In the wake of the Polish Uprising it fell to Nicholas I's minister of education, Count Uvarov to find ways to unite the various branches of the "true Russians". Uvarov began looking for an author who could provide historical justification for the annexation and integration of the new western provinces into the empire. Uvarov's first choice was Pogodin, who was approached in November 1834 and submitted his work in 1835, however his work did not satisfy the minister's demands nor the tsar's, as his book presented the history of northeastern Rus (Russia) as too distinct and separate from the history of Southern Rus (Ukraine), undermining the project's main goal.

In the report of the investigations into the actives of the Brotherhood of Saints Cyril and Methodius, professors Mikhail Pogodin and Stepan Shevyrev were named as key figures in the Slavophile movement. However, though a key figure in the emerging pan-Slavic movement by stressing the unique and self-awareness of the Russian nation, Pogodin set an example to non-Russian Slavs who wished to celebrate their distinctness and consequently their rights to autonomy and independence.

From its beginning, Ukraine took a special place in the Slavophile movement. Pogodin and Shevyrev both showed a great interest in the culture and history of Ukraine in particular. Podogin saw cultural differences between Russians and Ukrainians that went beyond language and history. He wrote in 1845, "The Great Russians live side by side with the Little Russians, profess one faith, have shared one fate and for, for many years one history. But how many differences there are between the Great Russians and the Little Russians".

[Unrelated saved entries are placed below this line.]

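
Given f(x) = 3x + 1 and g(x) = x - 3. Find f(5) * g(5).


f(5) = 16
g(5) = 2
Product = 32

32


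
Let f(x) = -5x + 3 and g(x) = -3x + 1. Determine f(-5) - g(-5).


f(-5) = 28
g(-5) = 16
Difference = 12

12


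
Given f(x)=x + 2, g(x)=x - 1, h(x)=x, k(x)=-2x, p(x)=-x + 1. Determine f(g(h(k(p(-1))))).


p(-1) = 2
k(2) = -4
h(-4) = -4
g(-4) = -5
f(-5) = -3

-3


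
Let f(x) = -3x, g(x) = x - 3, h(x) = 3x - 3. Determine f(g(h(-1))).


h(-1) = -6
g(-6) = -9
f(-9) = 27

27


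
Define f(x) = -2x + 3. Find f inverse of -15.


Solve -2x + 3 = -15
x = (-15 - 3) / (-2) = 9

9


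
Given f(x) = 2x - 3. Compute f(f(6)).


f(6) = 9
f(9) = 15

15


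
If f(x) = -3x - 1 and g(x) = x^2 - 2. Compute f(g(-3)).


g(-3) = 7
f(7) = -22

-22


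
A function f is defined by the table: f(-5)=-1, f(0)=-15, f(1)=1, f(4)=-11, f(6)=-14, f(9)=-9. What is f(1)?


Reading from the table at x = 1

1


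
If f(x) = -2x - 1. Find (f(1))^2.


f(1) = -3
(-3)^2 = 9

9


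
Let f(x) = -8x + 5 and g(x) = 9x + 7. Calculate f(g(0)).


g(0) = 7
f(7) = -51

-51


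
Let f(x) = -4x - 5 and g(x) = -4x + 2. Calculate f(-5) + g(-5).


f(-5) = 15
g(-5) = 22
Sum = 37

37


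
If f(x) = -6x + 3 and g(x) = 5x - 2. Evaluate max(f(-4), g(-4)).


27


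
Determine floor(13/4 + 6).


13/4 = 3.25
3.25 + 6 = 9.25
floor(9.25) = 9

9


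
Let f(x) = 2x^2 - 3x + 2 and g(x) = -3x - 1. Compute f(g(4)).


g(4) = -13
f(-13) = 2*(-13)^2 - 3*(-13) + 2 = 379

379


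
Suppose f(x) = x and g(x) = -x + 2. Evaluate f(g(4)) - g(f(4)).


f(g(4)) = -2
g(f(4)) = -2
Difference = 0

0


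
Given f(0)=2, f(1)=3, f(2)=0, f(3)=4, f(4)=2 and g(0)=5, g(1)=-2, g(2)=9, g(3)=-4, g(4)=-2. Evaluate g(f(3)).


f(3) = 4
g(4) = -2

-2


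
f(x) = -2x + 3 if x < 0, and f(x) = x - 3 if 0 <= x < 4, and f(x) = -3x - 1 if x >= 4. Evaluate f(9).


9 satisfies x >= 4
f(9) = -28

-28


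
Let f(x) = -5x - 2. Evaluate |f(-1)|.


f(-1) = 3
|3| = 3

3


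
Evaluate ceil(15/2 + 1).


15/2 = 7.5
7.5 + 1 = 8.5
ceil(8.5) = 9

9


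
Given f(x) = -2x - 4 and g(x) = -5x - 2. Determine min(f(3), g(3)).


-17


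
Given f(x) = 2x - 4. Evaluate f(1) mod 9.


7


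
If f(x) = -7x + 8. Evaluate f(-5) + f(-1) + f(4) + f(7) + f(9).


f(-5) = 43
f(-1) = 15
f(4) = -20
f(7) = -41
f(9) = -55
Sum = -58

-58


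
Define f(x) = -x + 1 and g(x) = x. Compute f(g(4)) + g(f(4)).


f(g(4)) = -3
g(f(4)) = -3
Sum = -6

-6


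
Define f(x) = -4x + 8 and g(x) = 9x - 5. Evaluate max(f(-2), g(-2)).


f(-2) = 16
g(-2) = -23
max = 16

16


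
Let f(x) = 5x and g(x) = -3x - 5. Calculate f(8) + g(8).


f(8) = 40
g(8) = -29
Sum = 11

11


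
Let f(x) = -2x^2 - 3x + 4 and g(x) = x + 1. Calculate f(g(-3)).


g(-3) = -2
f(-2) = (-2)*(-2)^2 - 3*(-2) + 4 = 2

2


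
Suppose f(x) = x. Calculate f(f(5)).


f(5) = 5
f(5) = 5

5


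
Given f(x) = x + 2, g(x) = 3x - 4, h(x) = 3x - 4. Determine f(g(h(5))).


h(5) = 11
g(11) = 29
f(29) = 31

31


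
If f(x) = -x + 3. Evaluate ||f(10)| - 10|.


f(10) = -7
|-7| = 7
|7 - 10| = 3

3


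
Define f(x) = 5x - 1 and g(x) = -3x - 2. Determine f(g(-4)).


g(-4) = 10
f(10) = 49

49


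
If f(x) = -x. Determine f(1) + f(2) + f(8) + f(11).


f(1) = -1
f(2) = -2
f(8) = -8
f(11) = -11
Sum = -22

-22


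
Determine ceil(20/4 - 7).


-2


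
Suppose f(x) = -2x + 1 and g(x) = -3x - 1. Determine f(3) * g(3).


f(3) = -5
g(3) = -10
Product = 50

50


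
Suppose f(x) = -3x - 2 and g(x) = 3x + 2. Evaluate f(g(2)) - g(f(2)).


f(g(2)) = -26
g(f(2)) = -22
Difference = -4

-4


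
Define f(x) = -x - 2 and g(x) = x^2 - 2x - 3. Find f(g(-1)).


g(-1) = 0
f(0) = -2

-2


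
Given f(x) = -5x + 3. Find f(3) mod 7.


f(3) = -12
-12 mod 7 = 2

2


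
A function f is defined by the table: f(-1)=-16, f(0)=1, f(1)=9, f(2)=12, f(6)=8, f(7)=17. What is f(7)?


Reading from the table at x = 7

17


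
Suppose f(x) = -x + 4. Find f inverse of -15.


Solve -x + 4 = -15
x = (-15 - 4) / (-1) = 19

19


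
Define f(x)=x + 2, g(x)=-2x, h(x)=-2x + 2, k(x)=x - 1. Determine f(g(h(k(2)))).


k(2) = 1
h(1) = 0
g(0) = 0
f(0) = 2

2


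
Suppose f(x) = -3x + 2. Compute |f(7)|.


19


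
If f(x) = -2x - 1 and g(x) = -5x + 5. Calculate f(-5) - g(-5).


f(-5) = 9
g(-5) = 30
Difference = -21

-21


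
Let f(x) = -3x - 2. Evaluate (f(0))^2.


f(0) = -2
(-2)^2 = 4

4


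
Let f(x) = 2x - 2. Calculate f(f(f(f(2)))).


2


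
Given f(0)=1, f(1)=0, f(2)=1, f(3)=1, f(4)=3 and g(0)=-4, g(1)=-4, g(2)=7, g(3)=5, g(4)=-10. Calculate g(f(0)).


-4


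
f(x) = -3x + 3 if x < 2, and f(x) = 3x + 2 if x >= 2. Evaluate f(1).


1 satisfies x < 2
f(1) = 0

0


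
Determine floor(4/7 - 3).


-3


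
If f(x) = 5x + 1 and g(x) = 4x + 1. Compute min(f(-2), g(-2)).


f(-2) = -9
g(-2) = -7
min = -9

-9


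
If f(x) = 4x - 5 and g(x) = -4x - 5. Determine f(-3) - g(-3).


-24


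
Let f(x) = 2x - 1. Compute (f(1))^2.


f(1) = 1
(1)^2 = 1

1


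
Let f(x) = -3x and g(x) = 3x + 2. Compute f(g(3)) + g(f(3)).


f(g(3)) = -33
g(f(3)) = -25
Sum = -58

-58


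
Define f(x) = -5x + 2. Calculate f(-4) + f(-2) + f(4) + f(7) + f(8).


-55


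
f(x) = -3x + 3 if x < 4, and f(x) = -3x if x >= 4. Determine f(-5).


-5 satisfies x < 4
f(-5) = 18

18


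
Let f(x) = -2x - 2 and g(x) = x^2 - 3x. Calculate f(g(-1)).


g(-1) = 4
f(4) = -10

-10


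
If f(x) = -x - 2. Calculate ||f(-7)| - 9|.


4


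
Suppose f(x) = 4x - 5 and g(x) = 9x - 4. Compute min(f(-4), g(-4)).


f(-4) = -21
g(-4) = -40
min = -40

-40


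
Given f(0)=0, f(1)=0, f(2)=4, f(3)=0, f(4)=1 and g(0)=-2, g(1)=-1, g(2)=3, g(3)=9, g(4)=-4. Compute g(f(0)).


f(0) = 0
g(0) = -2

-2


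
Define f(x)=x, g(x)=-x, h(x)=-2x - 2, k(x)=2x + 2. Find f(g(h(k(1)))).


10


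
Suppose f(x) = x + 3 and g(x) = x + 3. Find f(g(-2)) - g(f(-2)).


f(g(-2)) = 4
g(f(-2)) = 4
Difference = 0

0


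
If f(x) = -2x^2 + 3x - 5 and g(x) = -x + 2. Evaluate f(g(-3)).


-40


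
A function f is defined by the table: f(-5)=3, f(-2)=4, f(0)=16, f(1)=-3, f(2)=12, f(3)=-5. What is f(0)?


16


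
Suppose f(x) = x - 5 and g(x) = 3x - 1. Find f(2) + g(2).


f(2) = -3
g(2) = 5
Sum = 2

2


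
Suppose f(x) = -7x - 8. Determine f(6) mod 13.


f(6) = -50
-50 mod 13 = 2

2


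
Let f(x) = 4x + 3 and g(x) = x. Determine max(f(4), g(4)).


f(4) = 19
g(4) = 4
max = 19

19


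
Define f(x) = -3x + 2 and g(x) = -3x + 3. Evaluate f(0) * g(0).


6


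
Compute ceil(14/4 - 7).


-3


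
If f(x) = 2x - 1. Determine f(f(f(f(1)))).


f(1) = 1
f(1) = 1
f(1) = 1
f(1) = 1

1


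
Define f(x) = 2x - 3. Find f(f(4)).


f(4) = 5
f(5) = 7

7


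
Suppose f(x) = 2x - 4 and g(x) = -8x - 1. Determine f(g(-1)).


g(-1) = 7
f(7) = 10

10


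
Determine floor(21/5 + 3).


21/5 = 4.2
4.2 + 3 = 7.2
floor(7.2) = 7

7


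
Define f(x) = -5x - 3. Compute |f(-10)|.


47


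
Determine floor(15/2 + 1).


8


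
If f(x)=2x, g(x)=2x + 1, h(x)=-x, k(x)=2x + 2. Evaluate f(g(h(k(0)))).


k(0) = 2
h(2) = -2
g(-2) = -3
f(-3) = -6

-6


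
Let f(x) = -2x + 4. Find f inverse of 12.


-4


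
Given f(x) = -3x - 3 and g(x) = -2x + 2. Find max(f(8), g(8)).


f(8) = -27
g(8) = -14
max = -14

-14


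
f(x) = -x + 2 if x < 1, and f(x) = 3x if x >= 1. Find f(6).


6 satisfies x >= 1
f(6) = 18

18


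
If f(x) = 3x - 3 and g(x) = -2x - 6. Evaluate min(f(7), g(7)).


f(7) = 18
g(7) = -20
min = -20

-20


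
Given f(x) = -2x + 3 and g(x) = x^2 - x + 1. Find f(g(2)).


g(2) = 3
f(3) = -3

-3


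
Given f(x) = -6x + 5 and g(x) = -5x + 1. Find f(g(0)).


g(0) = 1
f(1) = -1

-1


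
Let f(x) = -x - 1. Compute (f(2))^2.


9


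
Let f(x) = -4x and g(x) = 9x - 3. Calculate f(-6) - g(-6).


f(-6) = 24
g(-6) = -57
Difference = 81

81


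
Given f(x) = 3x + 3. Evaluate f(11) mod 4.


0


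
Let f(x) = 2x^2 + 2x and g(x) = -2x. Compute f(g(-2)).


g(-2) = 4
f(4) = 2*(4)^2 + 2*(4) = 40

40


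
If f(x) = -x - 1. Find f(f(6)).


f(6) = -7
f(-7) = 6

6


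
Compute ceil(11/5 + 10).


11/5 = 2.2
2.2 + 10 = 12.2
ceil(12.2) = 13

13


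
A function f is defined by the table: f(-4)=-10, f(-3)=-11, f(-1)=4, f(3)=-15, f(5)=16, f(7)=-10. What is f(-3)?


Reading from the table at x = -3

-11


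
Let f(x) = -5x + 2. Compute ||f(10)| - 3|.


f(10) = -48
|-48| = 48
|48 - 3| = 45

45


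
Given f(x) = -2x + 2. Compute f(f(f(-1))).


f(-1) = 4
f(4) = -6
f(-6) = 14

14


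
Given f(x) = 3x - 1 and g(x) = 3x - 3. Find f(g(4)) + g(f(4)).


f(g(4)) = 26
g(f(4)) = 30
Sum = 56

56


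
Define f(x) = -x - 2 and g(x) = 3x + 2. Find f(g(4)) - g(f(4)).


f(g(4)) = -16
g(f(4)) = -16
Difference = 0

0


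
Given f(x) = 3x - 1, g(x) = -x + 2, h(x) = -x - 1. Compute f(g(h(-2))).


2


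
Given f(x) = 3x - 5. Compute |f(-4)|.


f(-4) = -17
|-17| = 17

17


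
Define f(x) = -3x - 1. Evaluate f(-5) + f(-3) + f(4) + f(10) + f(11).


f(-5) = 14
f(-3) = 8
f(4) = -13
f(10) = -31
f(11) = -34
Sum = -56

-56


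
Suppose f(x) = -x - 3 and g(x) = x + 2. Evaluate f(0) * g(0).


f(0) = -3
g(0) = 2
Product = -6

-6


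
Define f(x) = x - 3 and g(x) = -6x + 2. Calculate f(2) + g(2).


f(2) = -1
g(2) = -10
Sum = -11

-11


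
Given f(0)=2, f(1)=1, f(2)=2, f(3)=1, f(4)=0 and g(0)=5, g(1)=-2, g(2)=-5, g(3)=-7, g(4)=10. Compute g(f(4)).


f(4) = 0
g(0) = 5

5


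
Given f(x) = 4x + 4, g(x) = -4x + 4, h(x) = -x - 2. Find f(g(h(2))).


h(2) = -4
g(-4) = 20
f(20) = 84

84


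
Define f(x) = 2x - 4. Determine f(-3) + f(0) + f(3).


f(-3) = -10
f(0) = -4
f(3) = 2
Sum = -12

-12


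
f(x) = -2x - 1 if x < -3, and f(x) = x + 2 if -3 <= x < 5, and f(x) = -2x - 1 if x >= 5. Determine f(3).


3 satisfies -3 <= x < 5
f(3) = 5

5


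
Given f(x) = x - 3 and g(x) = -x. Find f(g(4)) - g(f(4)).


f(g(4)) = -7
g(f(4)) = -1
Difference = -6

-6


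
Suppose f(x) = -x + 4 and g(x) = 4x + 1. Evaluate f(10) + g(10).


f(10) = -6
g(10) = 41
Sum = 35

35


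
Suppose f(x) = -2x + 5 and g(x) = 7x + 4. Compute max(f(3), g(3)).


f(3) = -1
g(3) = 25
max = 25

25


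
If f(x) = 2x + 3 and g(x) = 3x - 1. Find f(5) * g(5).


182


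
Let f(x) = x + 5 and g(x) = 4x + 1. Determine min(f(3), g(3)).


f(3) = 8
g(3) = 13
min = 8

8


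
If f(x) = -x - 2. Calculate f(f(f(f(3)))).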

In the 1840s, Pogodin suggested that there had been linguistic differences among the population as early as Kievan times, and that they coincide with 19th century's distinctions between Great Russians and Little Russians. Thus, while the population of Kiev, Chernihiv and Halych spoke Little Russian, that of Moscow and Vladimir spoke Great Russian. What more, he considered the Princes of Kiev, including such a major figure in the development of the Grand Duchy of Moscow as Andrei Bogoliubsky, to have been Little Russians. According to Pogodin it was only Bogoliubsky's descendants he argued that had "gone native" in the north-eastern lands and became Great Russians. According to historian Serhii Plokhy "Pogodin's account of Kievan Rus history deprived the early Great Russian narrative of its most prized element—the Kievan period".

Pogodin drastically changed his analysis of Kievan Rus and of Russian nationalism after the arrest of his pro-Ukrainian associate Mykola Kostomarov and the remaining members of the Brotherhood of Saints Cyril and Methodius. In his 1851 letter to Sreznevsky, Pogodin asserted that in reading the early Kievan Chronicles he detected no trace of the Little Russian language but rather of the Great Russian language, consciously or unconsciously aware of the fact that the chronicles had not been written in Old East Slavic but Church Slavonic.

In 1841 Pogodin joined his old friend Stepan Shevyrev in editing Moskvityanin (The Muscovite), a periodical which came to voice Slavophile opinions. In the course of the following fifteen years of editing, Pogodin and Shevyrev steadily slid towards the most reactionary form of Slavophilism. Their journal became embroiled in a controversy with the Westernizers, led by Alexander Herzen, who deplored Pogodin's "rugged, unbroomed style, his rough manner of jotting down cropped notes and unchewed thoughts".

Pogodin's main focus during the last segment of his scholarly career was on fending off Kostomarov's attacks against the Normanist theory. By that period, he championed the pan-Slavic idea of uniting Western Slavs under the aegis of the tsars and even visited Prague to discuss his plans with Pavel Jozef Šafárik and František Palacký. In the 1870s he was again pitted against a leading historian, this time Dmitry Ilovaisky, who advocated an Iranian origin of the earliest East Slavic rulers.

His grandson Mikhail Ivanovich Pogodin (1884–1969) was a museologist.